Its interesting to see in here that nearly every Pats fan in the pool (in addition to CCouch) is in here saying every QB needy team should pay through the nose for Garappolo. At the same time, none of you are saying the Pats should hold onto him. Brady may well be done in a year or 2. As you all realize, the Pats won't be getting any early 1st round draft picks while Brady is playing and will be hard pressed to find one when he is gone. If you really think Garap is the best QB short of Brady, you ought to be pushing to keep him for yourselves. The fact that you are all shouting to other teams 'trade for him, trade for him' rings a little bit hollow.
This is a lot like the manning/luck situation. The Colts couldn't keep manning and draft luck - they'd have had too much money tied up under the cap on two qbs. They couldn't trade manning because his salary and dead money would have crippled them under the cap as well. So they ended up releasing him.
But there are some big differences too. Obviously, Jimmy G isn't as highly regarded as Luck as a prospect. And for this year, he's a lot cheaper. Also, Brady is older than manning was, but appears to still be going strong, unlike manning who had just missed a full season with a neck injury.
So the Patriots have a few choices. Trading or releasing Brady isn't really an option - it might end up being the right choice in hindsight but the value he provides to the Patriots organization as a whole is more than any other player or the value that he'd provide to any other team.
They could keep Jimmy G for a year, but then they wouldn't own his rights next off season. This has the most value if Brady gets hurt or retires next off season, but he's clearly indicated that that's not his plan and the pats are in no hurry to force him to retire.

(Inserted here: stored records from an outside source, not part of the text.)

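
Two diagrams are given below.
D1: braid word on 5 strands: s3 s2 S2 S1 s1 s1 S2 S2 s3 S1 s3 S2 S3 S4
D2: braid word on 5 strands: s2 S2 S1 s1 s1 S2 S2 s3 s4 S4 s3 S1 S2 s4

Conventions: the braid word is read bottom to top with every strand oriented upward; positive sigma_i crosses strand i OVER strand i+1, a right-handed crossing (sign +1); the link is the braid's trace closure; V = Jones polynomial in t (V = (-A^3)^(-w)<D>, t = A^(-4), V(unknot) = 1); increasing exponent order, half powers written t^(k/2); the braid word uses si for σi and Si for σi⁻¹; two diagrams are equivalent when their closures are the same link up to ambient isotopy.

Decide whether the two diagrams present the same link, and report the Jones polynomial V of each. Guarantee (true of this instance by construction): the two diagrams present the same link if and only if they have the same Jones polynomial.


same link: yes
V(D1) = t^-2 + 2 + t^2  [14 crossings, <D> = A^-14 + 2A^-6 + A^2, w = -2]
D2 (bracket A^-8 + 2 + A^8; 14 crossings at w = 0): V = t^-2 + 2 + t^2
note: all 2 diagrams share one V(t), hence one class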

This would also allow them to keep Jimmy G, with the intent of franchising him the next off season if Brady announces 2018 will be his last year. It would be expensive, but reasonable in that specific case.
Or they could trade him now and get what they can for him. For that to make sense, they'd have to her more in value than what he's worth as a backup and as Brady retirement insurance. So there's a floor on the trade talks where they simply keep him if they don't get an offer they like.

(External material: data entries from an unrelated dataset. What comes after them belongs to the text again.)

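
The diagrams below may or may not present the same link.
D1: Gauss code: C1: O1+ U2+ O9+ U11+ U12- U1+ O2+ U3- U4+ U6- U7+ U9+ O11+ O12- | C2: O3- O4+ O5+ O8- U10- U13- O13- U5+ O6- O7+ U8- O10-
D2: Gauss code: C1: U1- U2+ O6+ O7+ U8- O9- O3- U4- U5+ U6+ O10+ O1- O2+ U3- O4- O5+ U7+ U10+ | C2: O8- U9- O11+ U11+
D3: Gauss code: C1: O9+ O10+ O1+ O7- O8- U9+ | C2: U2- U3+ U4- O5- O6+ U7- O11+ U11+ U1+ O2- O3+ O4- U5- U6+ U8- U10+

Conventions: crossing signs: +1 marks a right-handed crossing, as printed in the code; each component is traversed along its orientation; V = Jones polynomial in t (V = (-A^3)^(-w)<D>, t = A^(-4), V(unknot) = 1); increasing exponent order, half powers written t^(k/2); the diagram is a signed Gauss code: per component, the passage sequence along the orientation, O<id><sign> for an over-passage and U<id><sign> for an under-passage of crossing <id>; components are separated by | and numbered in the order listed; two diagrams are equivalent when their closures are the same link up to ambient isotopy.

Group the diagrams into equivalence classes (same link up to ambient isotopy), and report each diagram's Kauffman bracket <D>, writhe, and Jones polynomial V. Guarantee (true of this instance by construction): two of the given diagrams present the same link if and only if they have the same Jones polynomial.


classes: {D1} | {D2} | {D3}
V(D1) = -t^(1/2) - t^(3/2) - t^(5/2) + t^(9/2)  [13 crossings, <D> = -A^-15 + A^-7 + A^-3 + A, w = +1]
D2 (bracket A^5 + A^13; 11 crossings at w = +1): V = -t^(-5/2) - t^(-1/2)
V(D3) = -t^(-1/2) - t^(1/2)  [11 crossings, <D> = A + A^5, w = +1]
note: V(t) takes 3 values over 3 diagrams, fixing the grouping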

So the value they get from trading him needs to be enough that it justifies letting him go - which means no low ball offers - and there are several qbs needy teams that are interested. The other qbs in free agency are pretty ugly - Romo is older with serious health issues, cutler is older with serious ability issues, tyrod might be the prize but he might not make it out if buffalo. The qbs in the draft are not that highly regarded either. So there's good conditions for a bidding war.
If he's a better prospect than trubisky, though, that doesn't mean you should spend the pick you'd have used on trubisky for Jimmy G. You get five relatively cheap years of Trubisky for the price of two. You get to cut ties faster if he's a bust, but I'd still rather have 5 cheap years than 2 if they're equal prospects. There's a case to be made that Jimmy G is a better prospect and that his experience adds value, but it really depends who's asking. And that is where kyle Shanahan's previous interest in him - and Cleveland's extra picks - could make a bidding war.

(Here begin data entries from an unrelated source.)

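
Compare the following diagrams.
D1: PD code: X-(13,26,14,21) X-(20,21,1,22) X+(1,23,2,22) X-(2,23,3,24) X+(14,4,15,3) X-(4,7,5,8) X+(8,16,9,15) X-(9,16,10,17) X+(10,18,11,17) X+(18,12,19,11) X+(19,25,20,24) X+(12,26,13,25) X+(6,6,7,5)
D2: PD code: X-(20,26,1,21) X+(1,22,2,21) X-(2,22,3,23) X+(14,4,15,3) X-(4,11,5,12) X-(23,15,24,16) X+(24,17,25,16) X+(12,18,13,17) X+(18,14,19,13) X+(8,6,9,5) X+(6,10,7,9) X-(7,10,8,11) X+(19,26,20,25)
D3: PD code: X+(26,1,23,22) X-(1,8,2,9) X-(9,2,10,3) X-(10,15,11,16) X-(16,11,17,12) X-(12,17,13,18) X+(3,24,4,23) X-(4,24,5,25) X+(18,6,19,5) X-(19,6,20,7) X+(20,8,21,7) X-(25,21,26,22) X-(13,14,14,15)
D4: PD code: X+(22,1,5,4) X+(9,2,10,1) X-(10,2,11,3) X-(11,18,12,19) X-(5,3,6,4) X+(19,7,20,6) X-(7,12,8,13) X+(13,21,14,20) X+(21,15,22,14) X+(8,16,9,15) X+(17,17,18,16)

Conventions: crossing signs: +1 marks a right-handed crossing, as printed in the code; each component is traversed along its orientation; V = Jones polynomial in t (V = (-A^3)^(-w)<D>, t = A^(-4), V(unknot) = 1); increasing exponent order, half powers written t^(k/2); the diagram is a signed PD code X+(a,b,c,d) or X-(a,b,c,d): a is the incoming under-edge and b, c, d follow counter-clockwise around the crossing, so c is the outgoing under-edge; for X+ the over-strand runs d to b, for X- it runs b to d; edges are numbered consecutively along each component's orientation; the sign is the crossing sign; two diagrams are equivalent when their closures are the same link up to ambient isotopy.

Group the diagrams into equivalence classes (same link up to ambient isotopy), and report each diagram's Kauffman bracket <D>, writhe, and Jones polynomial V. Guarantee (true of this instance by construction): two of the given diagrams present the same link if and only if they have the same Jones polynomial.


classes: {D1, D2, D4} | {D3}
V(D1) = -t^(1/2) - t^(3/2) - t^(5/2) + t^(9/2)  [13 crossings, <D> = -A^-9 + A^-1 + A^3 + A^7, w = +3]
D2 (bracket -A^-9 + A^-1 + A^3 + A^7; 13 crossings at w = +3): V = -t^(1/2) - t^(3/2) - t^(5/2) + t^(9/2)
V(D3) = t^(-9/2) - t^(-5/2) - t^(-3/2) - t^(-1/2)  [13 crossings, <D> = A^-13 + A^-9 + A^-5 - A^3, w = -5]
V(D4) = -t^(1/2) - t^(3/2) - t^(5/2) + t^(9/2)  (w +3, c 11, <D> = -A^-9 + A^-1 + A^3 + A^7)
note: V(t) takes 2 values over 4 diagrams, fixing the grouping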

It feels like the floor on what the pats would take to trade him is a second and the ceiling is an early first. It seems like an early first is unlikely, but possible. The Browns can beat any offer by the 49ers with the 12th pick, which is why that's the logical hope. But that might not be possible, nor their best fit. IMO, if the pats could get a 2019 first from a bottom feeding team, they could be in position to get a franchise QB if that team stays bad. And then they could draft their Brady successor in a stronger class and without killing their cap.